De grauwe kiekendief, een prachtige roofvogel en de hamster hebben het moeilijk om in Vlaanderen te overleven. Beide soorten hebben grootschalige akkergebieden nodig en dat is nog moeilijk te vinden. Om de achteruitgang van deze soorten en alle akkervogels te stoppen keurde minister Schauvliege onlangs zogenaamde soortenbeschermingsplannen goed. Daarin zijn allerlei maatregelen en middelen voorzien.
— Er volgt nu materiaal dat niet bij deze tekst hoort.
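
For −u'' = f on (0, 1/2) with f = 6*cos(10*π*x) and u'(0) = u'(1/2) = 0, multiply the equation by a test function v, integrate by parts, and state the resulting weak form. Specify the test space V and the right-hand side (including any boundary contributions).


V = H^1(0, 1/2) (no boundary constraint on v; u is determined up to an additive constant); weak form: ∫_0^1/2 u'v' dx = ∫_0^1/2 (6*cos(10*π*x)) v dx for all v ∈ V.

Multiply both sides by a test function v and integrate from 0 to 1/2:
  ∫_0^1/2 −u''(x) v(x) dx = ∫_0^1/2 f(x) v(x) dx.
Integrate the LHS by parts once:
  ∫_0^1/2 −u'' v dx = −[u'(x) v(x)]_0^1/2 + ∫_0^1/2 u'(x) v'(x) dx.
Thus ∫_0^1/2 u'(x) v'(x) dx = ∫_0^1/2 f(x) v(x) dx + [u'(x) v(x)]_0^1/2.
Choose V so that boundary terms are either known or forced to vanish.
u has homogeneous Neumann: u'(0) = u'(1/2) = 0. So [u' v]_0^1/2 = 0·v(1/2) − 0·v(0) = 0 for any v; take V = H^1(0, 1/2).
Weak formulation: find u (satisfying any essential BC) such that ∫_0^1/2 u'(x) v'(x) dx = ∫_0^1/2 f v dx for all v ∈ V (homogeneous Neumann, so boundary terms vanish).
Substituting f(x) = 6*cos(10*π*x), the right-hand side is ∫_0^1/2 (6*cos(10*π*x)) v dx.
Compatibility check (pure Neumann): taking v ≡ 1 ∈ V gives 0 = ∫_0^1/2 f dx + (0) − (0), i.e. ∫_0^1/2 f dx must equal u'(0) − u'(1/2) = 0. Indeed ∫_0^1/2 (6*cos(10*π*x)) dx = 0, so the data are compatible. The solution is then unique only up to an additive constant (fix it e.g. by requiring ∫_0^1/2 u dx = 0).


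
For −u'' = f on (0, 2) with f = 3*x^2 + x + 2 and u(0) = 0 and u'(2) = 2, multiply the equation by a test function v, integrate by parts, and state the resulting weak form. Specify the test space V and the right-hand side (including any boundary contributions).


V = {v ∈ H^1(0, 2) : v(0) = 0} (test functions vanish at x = 0 where u is specified); weak form: ∫_0^2 u'v' dx = ∫_0^2 (3*x^2 + x + 2) v dx + 2·v(2) for all v ∈ V.

Multiply both sides by a test function v and integrate from 0 to 2:
  ∫_0^2 −u''(x) v(x) dx = ∫_0^2 f(x) v(x) dx.
Integrate the LHS by parts once:
  ∫_0^2 −u'' v dx = −[u'(x) v(x)]_0^2 + ∫_0^2 u'(x) v'(x) dx.
Thus ∫_0^2 u'(x) v'(x) dx = ∫_0^2 f(x) v(x) dx + [u'(x) v(x)]_0^2.
Choose V so that boundary terms are either known or forced to vanish.
Mixed BC: u(0) = 0 (Dirichlet) and u'(2) = 2 (Neumann). Define V = {v ∈ H^1(0, 2) : v(0) = 0}. Then [u' v]_0^2 = u'(2)·v(2) − u'(0)·0 = 2·v(2).
Weak formulation: find u (satisfying any essential BC) such that ∫_0^2 u'(x) v'(x) dx = ∫_0^2 f v dx + 2·v(2) for all v ∈ V (Dirichlet at 0 absorbed into V; Neumann datum at x = 2 contributes the boundary term).
Substituting f(x) = 3*x^2 + x + 2, the right-hand side is ∫_0^2 (3*x^2 + x + 2) v dx + 2·v(2).


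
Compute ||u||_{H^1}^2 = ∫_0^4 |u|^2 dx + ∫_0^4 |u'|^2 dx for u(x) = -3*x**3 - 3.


||u||_{H^1}^2 = 1359468/35

The H^1 norm (squared) on an interval (0, L) is
  ||u||_{H^1}^2 = ∫_0^L u(x)^2 dx + ∫_0^L u'(x)^2 dx.
Compute u'(x) = -9*x**2.
Then u(x)^2 = 9*x**6 + 18*x**3 + 9 and u'(x)^2 = 81*x**4.
Integrate each monomial from 0 to 4 using ∫_0^4 c·x^n dx = c·4^(n+1)/(n+1):
  ∫_0^4 u(x)^2 dx = ∫_0^4 (9*x^6 + 18*x^3 + 9) dx. Term by term:
    ∫_0^4 9*x^6 dx = 147456/7;  ∫_0^4 18*x^3 dx = 1152;  ∫_0^4 9 dx = 36.
  Sum: 147456/7 + 1152 + 36 = 155772/7.
  ∫_0^4 u'(x)^2 dx = ∫_0^4 (81*x^4) dx. Term by term:
    ∫_0^4 81*x^4 dx = 82944/5.
Adding: ||u||_{H^1}^2 = 155772/7 + 82944/5 = 1359468/35.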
Zo komen er nu vier gebiedscoördinatoren die lokaal in overleg zullen gaan, op zoek naar leefgebieden en draagvlak voor deze soorten.
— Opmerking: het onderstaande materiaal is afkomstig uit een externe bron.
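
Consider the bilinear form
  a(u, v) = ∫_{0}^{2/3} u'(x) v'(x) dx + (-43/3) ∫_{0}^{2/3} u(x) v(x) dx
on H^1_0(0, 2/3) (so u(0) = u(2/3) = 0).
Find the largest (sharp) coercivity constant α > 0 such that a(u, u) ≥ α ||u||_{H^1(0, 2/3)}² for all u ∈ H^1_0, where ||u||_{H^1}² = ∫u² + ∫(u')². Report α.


α = (-172 + 27*π^2)/(3*(4 + 9*π^2))

Coercivity of a(·,·) on H^1_0(0, 2/3) means a(u, u) ≥ α ||u||_{H^1}² for every u ∈ H^1_0.
The interval has length L = 2/3, and Poincaré/coercivity depend only on L. Here a(u, u) = ∫(u')² + (-43/3)·∫u².
Here c = -43/3 < 0 with |c| < (π/L)² = 9*π^2/4, so coercivity still holds. The condition a(u,u) ≥ α||u||_{H^1}² reads (1−α)∫(u')² ≥ (α−c)∫u². Any admissible α is ≤ 1 (rapidly oscillating u have ∫u²/∫(u')² → 0), and α = 1 would force 0 ≥ (1−c)∫u², impossible since c < 1; so 1−α > 0. By the sharp Poincaré inequality on H^1_0 of an interval of length L, ∫(u')² ≥ (π/L)²∫u² with equality for the first sine mode sin(π(x−x₀)/L) (x₀ the left endpoint), so the inequality holds for all u iff (1−α)(π/L)² ≥ α − c, i.e. α ≤ ((π/L)² + c)/((π/L)² + 1) = (1 + c(L/π)²)/(1 + (L/π)²). (Direct route, valid since c ≤ 0: Poincaré gives c∫u² ≥ c(L/π)²∫(u')², so a(u,u) ≥ (1 + c(L/π)²)∫(u')², while ||u||_{H^1}² ≤ (1 + (L/π)²)∫(u')²; dividing yields the same α.) With (π/L)² = 9*π^2/4 and c = -43/3, the largest admissible constant is α = ((π/L)² + c)/((π/L)² + 1).
Simplifying, α = (-172 + 27*π^2)/(3*(4 + 9*π^2)).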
De grauwe kiekendief is een kleine roofvogel die in Vlaanderen bijna niet meer voorkomt. Nochtans engageerde Vlaanderen zich om in de toekomst 15 broedparen te hebben. De roofvogel broedt in Noordwest-Europa in open akkerbouwgebieden met voldoende ecologische infrastructuur. De hamster is een uiterst zeldzaam knaagdier dat een tiental jaar gelden in de leemstreek nog wijdverspreid voorkwam, vooral op graanakkers. Vandaag blijven er slechts twee relictpopulaties over. Oorzaken zijn onder andere de intensivering van de landbouw, het verlies en de versnippering van het leefgebied, en als gevolg daarvan de genetische verzwakking van de soort. Zogenaamde soortenbescherminsplannen (SBP) moeten deze soorten opnieuw een kans geven.
Zowel de hamster als de grauwe kiekendief zijn in Vlaanderen afhankelijk van grootschalige akkergebieden. De doelstellingen van deze SBP’s liggen dan ook voornamelijk op het ontwikkelen van geschikt leefgebied. Daarnaast wordt er voor de grauwe kiekendief ingezet op goede nestbescherming en de nodige flankerende maatregelen. Voor de hamster, waarvan de populatie zo klein geworden is dat natuurlijk herstel onmogelijk is, zal een herintroductieprogramma nodig zijn.
Omdat de soorten in eerste instantie leefgebied nodig hebben wordt er gebiedsgericht gewerkt. Zo zijn er drie kernzones aangeduid voor de grauwe kiekendief: De Moeren, de Leemstreek (Hoegaarden, Gingelom en Heers-Rutten) en een regio in Limburg rond Peer. Voor de hamster is er één kernzone rond Widooie aangeduid. Elke zone krijgt nu een gebiedscoördinator, die een gebiedsvisie uitwerkt en de maatregelen op het terrein zal coördineren. De gebiedscoördinator zal de lokale activiteiten in de betrokken gebieden coördineren, zodat er:
- voldoende geschikt leefgebied wordt aangelegd;
- het draagvlak voor hamster en/of grauwe kiekendief in de gebieden bij alle betrokken actoren vergroot wordt;
- communicatie en sensibilisering van lokale actoren op een vlotte en effectieve wijze gebeurt;
- nesten van grauwe kiekendief indien nodig actief beschermd worden;
- hamsters en/of grauwe kiekendieven methodisch gemonitord worden;
- het uitzetten van hamsters op de meest efficiënte wijze gebeurt.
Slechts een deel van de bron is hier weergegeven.